Report Number: CS-TR-96-1570
Institution: Stanford University, Department of Computer Science
Title: Optimization of SQL Queries for Parallel Machines
Author: Hasan, Waqar
Date: May 1996
Abstract: Parallel execution offers a method for reducing the response time of queries against large databases. We address the problem of parallel query optimization: Given a declarative SQL query, find a procedural parallel plan that delivers the query result in minimal time. We develop optimization algorithms using models that incorporate both sources and obstacles to speedup. We address independent, pipelined and partitioned parallelism. We incorporate inherent constraints on available parallelism and the extra cost of parallel execution. Our models are motivated by experiments with NonStop SQL, a commercial parallel DBMS. We adopt a two-phase approach to parallel query optimization: JOQR (join ordering and query rewrite), followed by parallelization. JOQR minimizes total work.
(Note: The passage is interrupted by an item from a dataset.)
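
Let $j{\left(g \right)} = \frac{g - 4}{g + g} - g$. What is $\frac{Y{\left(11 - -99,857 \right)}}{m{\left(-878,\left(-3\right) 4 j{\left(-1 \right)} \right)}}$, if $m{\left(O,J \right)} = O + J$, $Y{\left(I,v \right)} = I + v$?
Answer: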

Then, parallelization spreads work among processors to minimize response time. For JOQR, we model communication costs and abstract physical characteristics of data as colors. We devise tree coloring and reordering algorithms that are efficient and optimal. We model parallelization as scheduling a tree whose nodes represent operators and edges represent parallel/precedence constraints. Computation/communication costs are represented as node/edge weights. We prove worst-case bounds on the performance ratios of our algorithms and measure average cases using simulation. Our results enable the construction of SQL compilers that effectively exploit parallel machines.